Women At War, And Peace...
In on-camera interviews and voice over narration, 'Silu' lets us know that she was born Uma Bhujel, the child of a poverty level farming family in the Gorkha District. Her father toiled in the fields of a rich landlord. Her older sister, Kumari, married at age twelve to a man who starved and beat her, hung herself. Her family story was not uncommon.
Uma joined the Maoists at age 18, took on the code name 'Silu' to protect her family's identity and rose through the ranks to become a commander. When the Maoists eventually put down their arms and opted for peaceful change, she was elected to be a representative in the constituent assembly.
In interviews with Uma's family and others we learn of the hardships of poverty, exploitation and hopelessness that gave rise to the rebellion in Nepal and, in particular, why it's the women who are so committed to bringing about change. The film and Uma/Silu's story give us a unique glimpse into what's happening in Nepal, and the understanding that glimpse gives us may be applied to other realms, as well.

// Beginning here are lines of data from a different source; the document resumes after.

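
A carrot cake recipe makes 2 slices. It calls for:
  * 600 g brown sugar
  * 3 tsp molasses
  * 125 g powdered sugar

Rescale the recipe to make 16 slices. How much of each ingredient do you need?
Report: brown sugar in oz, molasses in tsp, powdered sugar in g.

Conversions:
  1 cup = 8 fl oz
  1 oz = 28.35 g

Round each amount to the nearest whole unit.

brown sugar: 169 oz; molasses: 24 tsp; powdered sugar: 1000 g

Scaling factor: 16/2 = 8.
brown sugar: 600 g × 8 ÷ 28.35 g/oz ≈ 169 oz
molasses: 3 tsp × 8 = 24 tsp
powdered sugar: 125 g × 8 = 1000 g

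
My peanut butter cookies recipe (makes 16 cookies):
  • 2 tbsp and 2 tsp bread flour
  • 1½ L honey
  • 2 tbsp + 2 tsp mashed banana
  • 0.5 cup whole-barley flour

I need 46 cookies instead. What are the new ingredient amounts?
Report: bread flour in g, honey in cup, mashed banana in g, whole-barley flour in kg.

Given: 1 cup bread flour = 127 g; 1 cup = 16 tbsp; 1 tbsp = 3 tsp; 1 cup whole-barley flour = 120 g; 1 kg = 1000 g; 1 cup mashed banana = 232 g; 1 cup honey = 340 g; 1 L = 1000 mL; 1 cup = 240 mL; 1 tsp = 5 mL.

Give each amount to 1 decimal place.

Scaling factor: 46/16 = 23/8 = 2.875.
bread flour: (2 tbsp + 2 tsp = 8/3 tbsp) × 23/8 ÷ 16 tbsp/cup × 127 g/cup ≈ 60.9 g
honey: 1.5 L × 23/8 × 1000 mL/L ÷ 240 mL/cup ≈ 18.0 cup
mashed banana: (2 tbsp + 2 tsp = 8/3 tbsp) × 23/8 ÷ 16 tbsp/cup × 232 g/cup ≈ 111.2 g
whole-barley flour: 0.5 cup × 23/8 × 120 g/cup ÷ 1000 g/kg ≈ 0.2 kg

bread flour: 60.9 g; honey: 18.0 cup; mashed banana: 111.2 g; whole-barley flour: 0.2 kg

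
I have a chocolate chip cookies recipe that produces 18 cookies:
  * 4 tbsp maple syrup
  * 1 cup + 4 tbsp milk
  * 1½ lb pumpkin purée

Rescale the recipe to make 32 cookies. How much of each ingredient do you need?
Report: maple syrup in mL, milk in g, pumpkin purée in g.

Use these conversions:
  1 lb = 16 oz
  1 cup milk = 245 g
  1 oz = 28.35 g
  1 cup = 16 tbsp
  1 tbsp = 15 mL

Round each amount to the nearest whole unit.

maple syrup: 107 mL; milk: 544 g; pumpkin purée: 1210 g

Scaling factor: 32/18 = 16/9.
maple syrup: 4 tbsp × 16/9 × 15 mL/tbsp ≈ 107 mL
milk: (1 cup + 4 tbsp = 1.25 cup) × 16/9 × 245 g/cup ≈ 544 g
pumpkin purée: 1.5 lb × 16/9 × 16 oz/lb × 28.35 g/oz ≈ 1210 g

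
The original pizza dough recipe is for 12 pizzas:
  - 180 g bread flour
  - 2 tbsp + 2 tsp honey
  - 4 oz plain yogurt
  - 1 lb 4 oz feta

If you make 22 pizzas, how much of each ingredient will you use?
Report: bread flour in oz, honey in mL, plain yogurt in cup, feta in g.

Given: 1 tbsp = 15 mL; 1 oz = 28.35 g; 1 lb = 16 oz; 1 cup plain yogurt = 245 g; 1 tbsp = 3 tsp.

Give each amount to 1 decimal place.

bread flour: 11.6 oz; honey: 73.3 mL; plain yogurt: 0.8 cup; feta: 1039.5 g

Scaling factor: 22/12 = 11/6.
bread flour: 180 g × 11/6 ÷ 28.35 g/oz ≈ 11.6 oz
honey: (2 tbsp + 2 tsp = 8/3 tbsp) × 11/6 × 15 mL/tbsp ≈ 73.3 mL
plain yogurt: 4 oz × 11/6 × 28.35 g/oz ÷ 245 g/cup ≈ 0.8 cup
feta: (1 lb + 4 oz = 1.25 lb) × 11/6 × 16 oz/lb × 28.35 g/oz = 1039.5 g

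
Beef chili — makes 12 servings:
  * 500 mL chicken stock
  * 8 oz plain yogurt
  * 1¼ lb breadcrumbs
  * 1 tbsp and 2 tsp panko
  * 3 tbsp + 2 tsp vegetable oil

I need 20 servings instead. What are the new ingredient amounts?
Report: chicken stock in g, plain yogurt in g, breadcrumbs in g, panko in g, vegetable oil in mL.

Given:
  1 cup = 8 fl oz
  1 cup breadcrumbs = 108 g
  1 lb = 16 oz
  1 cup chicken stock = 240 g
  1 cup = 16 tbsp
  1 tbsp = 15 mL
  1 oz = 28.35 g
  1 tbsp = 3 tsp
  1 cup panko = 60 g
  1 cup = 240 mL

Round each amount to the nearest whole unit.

Scaling factor: 20/12 = 5/3.
chicken stock: 500 mL × 5/3 ÷ 240 mL/cup × 240 g/cup ≈ 833 g
plain yogurt: 8 oz × 5/3 × 28.35 g/oz = 378 g
breadcrumbs: 1.25 lb × 5/3 × 16 oz/lb × 28.35 g/oz = 945 g
panko: (1 tbsp + 2 tsp = 5/3 tbsp) × 5/3 ÷ 16 tbsp/cup × 60 g/cup ≈ 10 g
vegetable oil: (3 tbsp + 2 tsp = 11/3 tbsp) × 5/3 × 15 mL/tbsp ≈ 92 mL

chicken stock: 833 g; plain yogurt: 378 g; breadcrumbs: 945 g; panko: 10 g; vegetable oil: 92 mL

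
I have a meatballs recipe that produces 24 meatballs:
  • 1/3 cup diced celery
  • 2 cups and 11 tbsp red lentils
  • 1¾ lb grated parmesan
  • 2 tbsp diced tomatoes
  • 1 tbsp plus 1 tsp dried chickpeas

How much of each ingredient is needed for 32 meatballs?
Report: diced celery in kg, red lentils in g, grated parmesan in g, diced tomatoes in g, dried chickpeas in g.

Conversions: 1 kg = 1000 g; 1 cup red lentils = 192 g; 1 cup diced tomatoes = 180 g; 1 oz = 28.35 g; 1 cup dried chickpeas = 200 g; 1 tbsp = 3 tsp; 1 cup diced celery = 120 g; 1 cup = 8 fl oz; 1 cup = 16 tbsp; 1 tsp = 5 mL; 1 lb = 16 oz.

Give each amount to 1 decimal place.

diced celery: 0.1 kg; red lentils: 688.0 g; grated parmesan: 1058.4 g; diced tomatoes: 30.0 g; dried chickpeas: 22.2 g

Scaling factor: 32/24 = 4/3.
diced celery: 1/3 cup × 4/3 × 120 g/cup ÷ 1000 g/kg ≈ 0.1 kg
red lentils: (2 cup + 11 tbsp = 2.6875 cup) × 4/3 × 192 g/cup = 688.0 g
grated parmesan: 1.75 lb × 4/3 × 16 oz/lb × 28.35 g/oz = 1058.4 g
diced tomatoes: 2 tbsp × 4/3 ÷ 16 tbsp/cup × 180 g/cup = 30.0 g
dried chickpeas: (1 tbsp + 1 tsp = 4/3 tbsp) × 4/3 ÷ 16 tbsp/cup × 200 g/cup ≈ 22.2 g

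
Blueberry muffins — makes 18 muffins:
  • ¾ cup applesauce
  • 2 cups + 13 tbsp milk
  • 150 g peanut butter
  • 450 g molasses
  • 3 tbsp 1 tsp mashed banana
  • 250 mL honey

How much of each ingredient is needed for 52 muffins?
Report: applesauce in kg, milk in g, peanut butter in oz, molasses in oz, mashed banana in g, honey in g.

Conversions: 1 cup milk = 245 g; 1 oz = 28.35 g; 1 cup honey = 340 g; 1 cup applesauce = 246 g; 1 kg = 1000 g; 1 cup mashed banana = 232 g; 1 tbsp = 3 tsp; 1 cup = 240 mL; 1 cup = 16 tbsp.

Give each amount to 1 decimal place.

applesauce: 0.5 kg; milk: 1990.6 g; peanut butter: 15.3 oz; molasses: 45.9 oz; mashed banana: 139.6 g; honey: 1023.1 g

Scaling factor: 52/18 = 26/9.
applesauce: 0.75 cup × 26/9 × 246 g/cup ÷ 1000 g/kg ≈ 0.5 kg
milk: (2 cup + 13 tbsp = 2.8125 cup) × 26/9 × 245 g/cup ≈ 1990.6 g
peanut butter: 150 g × 26/9 ÷ 28.35 g/oz ≈ 15.3 oz
molasses: 450 g × 26/9 ÷ 28.35 g/oz ≈ 45.9 oz
mashed banana: (3 tbsp + 1 tsp = 10/3 tbsp) × 26/9 ÷ 16 tbsp/cup × 232 g/cup ≈ 139.6 g
honey: 250 mL × 26/9 ÷ 240 mL/cup × 340 g/cup ≈ 1023.1 g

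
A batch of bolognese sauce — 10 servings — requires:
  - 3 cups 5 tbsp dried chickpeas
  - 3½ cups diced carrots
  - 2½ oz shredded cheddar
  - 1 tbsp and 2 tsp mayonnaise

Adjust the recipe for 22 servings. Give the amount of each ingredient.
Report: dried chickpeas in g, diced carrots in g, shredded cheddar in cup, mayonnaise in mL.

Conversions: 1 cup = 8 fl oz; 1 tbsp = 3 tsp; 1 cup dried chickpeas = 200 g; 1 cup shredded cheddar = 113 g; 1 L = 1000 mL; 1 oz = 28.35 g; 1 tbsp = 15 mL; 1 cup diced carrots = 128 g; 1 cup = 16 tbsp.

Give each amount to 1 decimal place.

dried chickpeas: 1457.5 g; diced carrots: 985.6 g; shredded cheddar: 1.4 cup; mayonnaise: 55.0 mL

Scaling factor: 22/10 = 11/5 = 2.2.
dried chickpeas: (3 cup + 5 tbsp = 3.3125 cup) × 11/5 × 200 g/cup = 1457.5 g
diced carrots: 3.5 cup × 11/5 × 128 g/cup = 985.6 g
shredded cheddar: 2.5 oz × 11/5 × 28.35 g/oz ÷ 113 g/cup ≈ 1.4 cup
mayonnaise: (1 tbsp + 2 tsp = 5/3 tbsp) × 11/5 × 15 mL/tbsp = 55.0 mL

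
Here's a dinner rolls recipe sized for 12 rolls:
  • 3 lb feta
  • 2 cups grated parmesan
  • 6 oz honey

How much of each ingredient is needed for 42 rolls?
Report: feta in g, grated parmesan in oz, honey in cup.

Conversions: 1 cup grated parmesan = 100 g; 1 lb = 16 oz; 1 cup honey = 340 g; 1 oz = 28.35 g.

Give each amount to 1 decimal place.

Scaling factor: 42/12 = 7/2 = 3.5.
feta: 3 lb × 7/2 × 16 oz/lb × 28.35 g/oz = 4762.8 g
grated parmesan: 2 cup × 7/2 × 100 g/cup ÷ 28.35 g/oz ≈ 24.7 oz
honey: 6 oz × 7/2 × 28.35 g/oz ÷ 340 g/cup ≈ 1.8 cup

feta: 4762.8 g; grated parmesan: 24.7 oz; honey: 1.8 cup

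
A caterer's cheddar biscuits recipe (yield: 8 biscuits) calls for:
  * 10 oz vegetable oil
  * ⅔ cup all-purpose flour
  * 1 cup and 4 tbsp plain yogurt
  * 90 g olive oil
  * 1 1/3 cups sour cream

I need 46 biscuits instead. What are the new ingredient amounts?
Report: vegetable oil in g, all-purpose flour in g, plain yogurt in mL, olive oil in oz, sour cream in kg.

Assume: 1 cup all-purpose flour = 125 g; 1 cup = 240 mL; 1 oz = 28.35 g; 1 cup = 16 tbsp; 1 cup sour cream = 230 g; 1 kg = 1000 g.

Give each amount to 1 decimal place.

Scaling factor: 46/8 = 23/4 = 5.75.
vegetable oil: 10 oz × 23/4 × 28.35 g/oz ≈ 1630.1 g
all-purpose flour: 2/3 cup × 23/4 × 125 g/cup ≈ 479.2 g
plain yogurt: (1 cup + 4 tbsp = 1.25 cup) × 23/4 × 240 mL/cup = 1725.0 mL
olive oil: 90 g × 23/4 ÷ 28.35 g/oz ≈ 18.3 oz
sour cream: 4/3 cup × 23/4 × 230 g/cup ÷ 1000 g/kg ≈ 1.8 kg

vegetable oil: 1630.1 g; all-purpose flour: 479.2 g; plain yogurt: 1725.0 mL; olive oil: 18.3 oz; sour cream: 1.8 kg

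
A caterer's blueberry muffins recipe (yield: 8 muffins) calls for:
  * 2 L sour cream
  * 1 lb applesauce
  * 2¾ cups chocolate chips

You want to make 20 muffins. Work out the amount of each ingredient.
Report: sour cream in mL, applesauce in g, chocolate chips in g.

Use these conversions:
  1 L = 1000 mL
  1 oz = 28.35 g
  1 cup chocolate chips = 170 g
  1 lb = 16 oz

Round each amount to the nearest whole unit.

Scaling factor: 20/8 = 5/2 = 2.5.
sour cream: 2 L × 5/2 × 1000 mL/L = 5000 mL
applesauce: 1 lb × 5/2 × 16 oz/lb × 28.35 g/oz = 1134 g
chocolate chips: 2.75 cup × 5/2 × 170 g/cup ≈ 1169 g

sour cream: 5000 mL; applesauce: 1134 g; chocolate chips: 1169 g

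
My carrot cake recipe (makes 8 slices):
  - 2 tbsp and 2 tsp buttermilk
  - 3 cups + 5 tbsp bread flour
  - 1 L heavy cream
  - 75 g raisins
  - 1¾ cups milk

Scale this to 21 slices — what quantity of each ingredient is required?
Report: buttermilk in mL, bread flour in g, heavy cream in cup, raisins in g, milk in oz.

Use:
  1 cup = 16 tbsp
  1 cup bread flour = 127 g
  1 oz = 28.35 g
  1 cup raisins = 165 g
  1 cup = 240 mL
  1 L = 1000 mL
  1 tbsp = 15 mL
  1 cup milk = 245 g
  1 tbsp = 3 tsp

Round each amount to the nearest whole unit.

buttermilk: 105 mL; bread flour: 1104 g; heavy cream: 11 cup; raisins: 197 g; milk: 40 oz

Scaling factor: 21/8 = 2.625.
buttermilk: (2 tbsp + 2 tsp = 8/3 tbsp) × 21/8 × 15 mL/tbsp = 105 mL
bread flour: (3 cup + 5 tbsp = 3.3125 cup) × 21/8 × 127 g/cup ≈ 1104 g
heavy cream: 1 L × 21/8 × 1000 mL/L ÷ 240 mL/cup ≈ 11 cup
raisins: 75 g × 21/8 ≈ 197 g
milk: 1.75 cup × 21/8 × 245 g/cup ÷ 28.35 g/oz ≈ 40 oz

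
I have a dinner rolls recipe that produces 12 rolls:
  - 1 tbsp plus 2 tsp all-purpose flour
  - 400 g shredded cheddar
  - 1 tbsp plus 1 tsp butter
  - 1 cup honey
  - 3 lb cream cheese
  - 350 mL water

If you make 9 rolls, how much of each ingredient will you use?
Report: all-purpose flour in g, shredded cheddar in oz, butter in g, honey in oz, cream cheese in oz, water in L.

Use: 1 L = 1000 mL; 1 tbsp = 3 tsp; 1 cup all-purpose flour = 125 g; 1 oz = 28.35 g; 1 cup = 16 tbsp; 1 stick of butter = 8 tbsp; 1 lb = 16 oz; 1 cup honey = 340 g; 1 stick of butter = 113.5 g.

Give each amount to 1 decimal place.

Scaling factor: 9/12 = 3/4 = 0.75.
all-purpose flour: (1 tbsp + 2 tsp = 5/3 tbsp) × 3/4 ÷ 16 tbsp/cup × 125 g/cup ≈ 9.8 g
shredded cheddar: 400 g × 3/4 ÷ 28.35 g/oz ≈ 10.6 oz
butter: (1 tbsp + 1 tsp = 4/3 tbsp) × 3/4 ÷ 8 tbsp/stick × 113.5 g/stick ≈ 14.2 g
honey: 1 cup × 3/4 × 340 g/cup ÷ 28.35 g/oz ≈ 9.0 oz
cream cheese: 3 lb × 3/4 × 16 oz/lb = 36.0 oz
water: 350 mL × 3/4 ÷ 1000 mL/L ≈ 0.3 L

all-purpose flour: 9.8 g; shredded cheddar: 10.6 oz; butter: 14.2 g; honey: 9.0 oz; cream cheese: 36.0 oz; water: 0.3 L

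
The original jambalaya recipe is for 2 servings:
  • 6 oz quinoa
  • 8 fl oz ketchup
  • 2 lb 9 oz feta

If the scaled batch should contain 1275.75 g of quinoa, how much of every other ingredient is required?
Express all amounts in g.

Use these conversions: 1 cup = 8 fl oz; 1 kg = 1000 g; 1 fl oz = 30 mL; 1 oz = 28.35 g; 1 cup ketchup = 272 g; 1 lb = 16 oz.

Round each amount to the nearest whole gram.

The original recipe has 170.1 g of quinoa, so the scaling factor is 1275.75 ÷ 170.1 = 15/2 = 7.5.
ketchup: 8 fl oz × 15/2 ÷ 8 fl oz/cup × 272 g/cup = 2040 g
feta: (2 lb + 9 oz = 2.5625 lb) × 15/2 × 16 oz/lb × 28.35 g/oz ≈ 8718 g

ketchup: 2040 g; feta: 8718 g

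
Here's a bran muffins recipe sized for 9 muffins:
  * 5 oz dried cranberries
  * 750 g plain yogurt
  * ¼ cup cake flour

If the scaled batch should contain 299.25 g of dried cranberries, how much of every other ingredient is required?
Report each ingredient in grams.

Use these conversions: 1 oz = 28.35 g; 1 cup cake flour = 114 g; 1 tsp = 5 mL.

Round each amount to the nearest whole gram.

The original recipe has 141.75 g of dried cranberries, so the scaling factor is 299.25 ÷ 141.75 = 19/9.
plain yogurt: 750 g × 19/9 ≈ 1583 g
cake flour: 0.25 cup × 19/9 × 114 g/cup ≈ 60 g

plain yogurt: 1583 g; cake flour: 60 g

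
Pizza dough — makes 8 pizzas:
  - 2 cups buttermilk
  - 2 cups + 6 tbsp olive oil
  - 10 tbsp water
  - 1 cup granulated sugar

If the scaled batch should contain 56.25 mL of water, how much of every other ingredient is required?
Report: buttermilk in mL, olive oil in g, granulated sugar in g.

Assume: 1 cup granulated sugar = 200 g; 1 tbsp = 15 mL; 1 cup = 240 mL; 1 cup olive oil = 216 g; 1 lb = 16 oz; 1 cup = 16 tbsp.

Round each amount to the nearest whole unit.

The original recipe has 150 mL of water, so the scaling factor is 56.25 ÷ 150 = 3/8 = 0.375.
buttermilk: 2 cup × 3/8 × 240 mL/cup = 180 mL
olive oil: (2 cup + 6 tbsp = 2.375 cup) × 3/8 × 216 g/cup ≈ 192 g
granulated sugar: 1 cup × 3/8 × 200 g/cup = 75 g

buttermilk: 180 mL; olive oil: 192 g; granulated sugar: 75 g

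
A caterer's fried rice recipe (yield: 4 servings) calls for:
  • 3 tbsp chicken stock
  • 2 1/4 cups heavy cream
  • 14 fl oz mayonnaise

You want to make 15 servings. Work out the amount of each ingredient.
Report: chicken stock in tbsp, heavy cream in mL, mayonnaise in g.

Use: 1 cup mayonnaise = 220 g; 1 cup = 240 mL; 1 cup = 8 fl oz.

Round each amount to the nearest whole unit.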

First time filmmaker Kiran Deol deftly handles the telling of Uma/Silu's compelling story and all the information concerning conditions in Nepal. It's clear that she cares passionately about her subject. But her constant use of music to underscore changes in locale, event and mood is quite distracting, and actually prevents her from achieving the sense of intimacy and immediacy that would galvanize audiences. For example, patrolling rebel soldiers trying to make their way quietly through thick jungle foliage aren't listening to music -- nor should we be, as we watch them. Don't let that stop you from seeing the movie, though. And, when you do, resist the urge to tap your toes!